For Callan, it means that while global defense spending is on an upswing, the beneficiaries of that spending won’t necessarily be the old guard.
“Prior [spending] cycles saw the replacement of older platforms with newer, improved ones, though there were some new segments (e.g., missiles, satellites),” wrote Callan. “The 2025 to 2030 cycle will see increased demand for autonomous, lower-cost weapons and systems to counter them. This is opening up new markets with new and different competitors.”
To be sure, large contractors such as Lockheed Martin, Northrop Grumman, L3Harris Technologies, and RTX believe they will get their fair share of spending. All four have recently used the Wall Street jargon “well-positioned” to describe their competitive standing.
That may well be the case. Still, Callan recommends understanding how global threats and the defense industry are evolving to help pick new defense winners. For starters, the cost of waging war is dropping. Militarized drones aren’t all that expensive, relatively speaking. That makes drone production important, but also raises the need to counter unmanned vehicles with detection and jamming technology.
Collective behavior is also waning. “The United States and the USSR had a degree of control over how and when their allies chose to wage war,” wrote Callan. Obviously, the USSR of the 1980s is no more. While the U.N. hasn’t been able to end conflicts, countries including Turkey, the U.A.E., Israel, and South Korea “have emerged as countries that can supply and support proxy forces and regional allies with advisors and with direct sales of defense equipment.”

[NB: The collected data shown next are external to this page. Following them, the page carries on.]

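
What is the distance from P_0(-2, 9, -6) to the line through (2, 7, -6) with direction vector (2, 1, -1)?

√14

Direction vector d = (2, 1, -1).
AP = (-4, 2, 0); AP·d = -6, |AP|² = 20, |d|² = 6.
distance² = |AP|² − (AP·d)²/|d|² = 20 − 36/6 = 14, so the distance is √14.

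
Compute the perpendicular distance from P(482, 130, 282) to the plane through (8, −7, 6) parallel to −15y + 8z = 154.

Parallel planes share the normal n = (0, −15, 8); since (8, −7, 6) lies on the plane, its equation is −15y + 8z = 153.
Then n·(482, 130, 282) − 153 = 153.
|n| = √(0 + 225 + 64) = 17, so the distance is |153|/17 = 9.

9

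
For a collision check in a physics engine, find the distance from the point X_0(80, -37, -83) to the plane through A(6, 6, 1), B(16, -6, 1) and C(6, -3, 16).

AB = (10, -12, 0) and AC = (0, -9, 15), so a normal is n = AB × AC = (-180, -150, -90).
Then n·(80, -37, -83) - (-2070) = 690.
|n| = √(32400 + 22500 + 8100) = 30√70, so the distance is |690|/(30√70) = 23/√70.

23/√70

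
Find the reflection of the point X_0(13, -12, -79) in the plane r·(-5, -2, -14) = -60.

n = (-5, -2, -14), |n|² = 225, n·X_0 − (-60) = 1125, so t = 1125/225 = 5.
Foot F = X_0 − 5·n = (38, -2, -9); the reflection is 2F − X_0 = (63, 8, 61).

(63, 8, 61)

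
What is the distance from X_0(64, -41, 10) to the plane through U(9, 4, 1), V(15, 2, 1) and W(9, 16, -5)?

UV = (6, -2, 0) and UW = (0, 12, -6), so a normal is n = UV × UW = (12, 36, 72).
Then n·(64, -41, 10) - 324 = -312.
|n| = √(144 + 1296 + 5184) = 12√46, so the distance is |-312|/(12√46) = 26/√46.

26/√46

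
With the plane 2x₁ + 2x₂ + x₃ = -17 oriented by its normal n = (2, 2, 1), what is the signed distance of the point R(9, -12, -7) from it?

4/3

n·R − (-17) = 4.
|n| = 3, so the signed distance is 4/3.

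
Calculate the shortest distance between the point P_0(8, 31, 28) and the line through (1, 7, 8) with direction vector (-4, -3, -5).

15

Direction vector d = (-4, -3, -5).
AP = (7, 24, 20); AP·d = -200, |AP|² = 1025, |d|² = 50.
distance² = |AP|² − (AP·d)²/|d|² = 1025 − 40000/50 = 225, so the distance is 15.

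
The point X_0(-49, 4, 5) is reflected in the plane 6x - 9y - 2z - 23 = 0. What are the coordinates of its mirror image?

With n = (6, -9, -2), the signed offset is (n·X_0 − 23)/|n|² = -363/121 = -3.
X_0' = X_0 − 2t·n = (-49, 4, 5) − (-6)·(6, -9, -2) = (-13, -50, -7).

(-13, -50, -7)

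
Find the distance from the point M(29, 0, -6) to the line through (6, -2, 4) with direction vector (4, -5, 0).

√469

Direction vector d = (4, -5, 0).
AP = (23, 2, -10), and AP × d = (-50, -40, -123).
|AP × d|² = 19229 and |d|² = 41, so the distance is √(19229/41) = √469.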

All that means investors should expect three things. First, non-U.S. defense spending will rise, benefiting European contractors. Funding for manned systems will also flatten out, with unmanned technology taking the lion’s share of growth. And newer firms, such as Palantir Technologies, will benefit more than existing players from the growth in AI.
None of that is a shock to investors. Palantir has a market value of some $425 billion and trades for 220 times estimated 2026 earnings, according to FactSet. Lockheed’s market value is closer to $125 billion and trades for about 15 times estimated 2026 earnings.
Callan doesn’t cover stocks specifically. But his observations correlate closely with current Wall Street sentiment. About 38% of analysts covering Lockheed stock rate the shares a Buy. The average Buy-rating ratio for stocks in the S&P 500 is about 55%, according to FactSet. Only 28% of analysts rate Palantir stock a Buy. Valuation may be the primary concern. (Different sets of analysts cover Lockheed and Palantir.)
Among the traditional defense contractors, RTX and L3Harris have the highest Buy-rating ratios at 62% and 68%, respectively.
Companies specializing in unmanned systems have strong support on Wall Street. For Kratos Defense & Security Solutions, 81% of analysts covering its stock rate the shares a Buy. AeroVironment scores a rare 100% on its Buy-rating ratio. Eleven of 11 analysts rate the shares a Buy. AIRO also has a 100% Buy-rating ratio, but only three analysts cover the stock. Its IPO was completed in June. (Through midday trading Thursday, shares were up about 100% from the $10 IPO price.)
For European contractors, Germany’s Rheinmetall has the strongest analyst support, with 89% of analysts rating the shares a Buy.
The Buy-rating ratios don’t guarantee stock market success, but they are a good place for investors to start when thinking about the changing defense landscape.